Blocking or deleting Cookies may limit the ability to authenticate, maintain preferences, analyze usage, and deliver relevant communications. Users who disable Analytics and Marketing Cookies will still retain access to System functionality but may receive less personalized experiences and, where applicable, less accurate measurement of advertising interactions.
Company requires all processors and partners that process data via Cookies or Creo Pixel to execute appropriate contractual safeguards, including data processing agreements that mandate security measures, purpose limitation, confidentiality and cooperation with Company’s compliance obligations.
Company may amend this Policy to reflect technological, operational, or regulatory changes. Material changes will be communicated through the Services or by other direct means where required. The Effective Date above indicates the date of the latest revision.

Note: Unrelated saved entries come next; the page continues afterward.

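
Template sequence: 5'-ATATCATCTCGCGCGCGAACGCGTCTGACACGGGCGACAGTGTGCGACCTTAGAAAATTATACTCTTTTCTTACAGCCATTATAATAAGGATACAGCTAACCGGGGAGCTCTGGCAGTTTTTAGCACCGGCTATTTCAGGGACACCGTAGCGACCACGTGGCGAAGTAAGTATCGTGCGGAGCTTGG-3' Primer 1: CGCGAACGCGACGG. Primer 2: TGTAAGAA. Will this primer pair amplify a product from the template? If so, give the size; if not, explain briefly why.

Primer 1 (CGCGAACGCGACGG) does not match the top strand, and its reverse complement CCGTCGCGTTCGCG does not match either.
With no annealing site for primer 1, no amplification occurs.

No product — primer 1 has no binding site in the template.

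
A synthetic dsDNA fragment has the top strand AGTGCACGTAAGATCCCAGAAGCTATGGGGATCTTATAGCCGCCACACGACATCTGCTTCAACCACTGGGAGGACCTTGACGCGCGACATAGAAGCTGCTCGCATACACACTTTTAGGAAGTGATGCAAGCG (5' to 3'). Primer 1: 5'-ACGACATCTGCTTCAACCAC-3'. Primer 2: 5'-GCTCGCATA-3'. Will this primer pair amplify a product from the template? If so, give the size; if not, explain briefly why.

Primer 1 (ACGACATCTGCTTCAACCAC) matches the top strand at positions 47–66 (3' end points downstream).
Primer 2 (GCTCGCATA) also matches the top strand directly, at positions 98–106 — its reverse complement TATGCGAGC is not present.
Both primers anneal to the bottom strand with 3' ends pointing the same way, so neither can prime synthesis back toward the other.

No product — both primers anneal to the same strand and extend in the same direction.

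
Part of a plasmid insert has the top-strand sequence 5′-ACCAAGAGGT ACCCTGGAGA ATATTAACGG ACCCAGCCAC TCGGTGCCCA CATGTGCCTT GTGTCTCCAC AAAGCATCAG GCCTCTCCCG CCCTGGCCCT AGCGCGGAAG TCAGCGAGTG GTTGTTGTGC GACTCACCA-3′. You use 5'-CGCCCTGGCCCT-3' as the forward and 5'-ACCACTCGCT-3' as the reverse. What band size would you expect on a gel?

Scanning the template, CGCCCTGGCCCT occurs at positions 89–100; this primer anneals to the bottom strand there with its 3' end pointing downstream.
Reverse complement of the reverse primer: AGCGAGTGGT. This occurs on the top strand at positions 113–122.
Amplicon spans positions 89–122: 34 bp.

34 bp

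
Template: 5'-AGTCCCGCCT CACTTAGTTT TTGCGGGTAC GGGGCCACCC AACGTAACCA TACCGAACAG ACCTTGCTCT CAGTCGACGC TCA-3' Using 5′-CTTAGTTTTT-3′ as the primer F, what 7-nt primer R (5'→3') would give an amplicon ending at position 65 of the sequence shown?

The forward primer binds at positions 13–22; the product's 3' end on the top strand is position 65.
The reverse primer anneals to the top strand over positions 59–65, i.e. to AGACCTT.
Its sequence written 5'→3' is the reverse complement: AAGGTCT.

5'-AAGGTCT-3'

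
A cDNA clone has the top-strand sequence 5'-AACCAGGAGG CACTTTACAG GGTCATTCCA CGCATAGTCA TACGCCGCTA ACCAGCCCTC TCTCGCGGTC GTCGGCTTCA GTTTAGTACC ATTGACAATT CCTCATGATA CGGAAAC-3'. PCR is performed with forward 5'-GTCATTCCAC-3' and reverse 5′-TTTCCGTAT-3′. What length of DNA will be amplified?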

This Policy is administered in accordance with applicable laws. Where local law imposes additional or divergent obligations, those local requirements will prevail for users in the relevant jurisdiction to the extent required by law.
For enquiries, to exercise rights, or to lodge complaints concerning the Company’s Cookies practices, contact:
Legal Department,
Creo Networks Inc.
legal@creo-networks.com
If you remain unsatisfied after contacting Company, you may lodge a complaint with your local data protection authority or other competent regulator.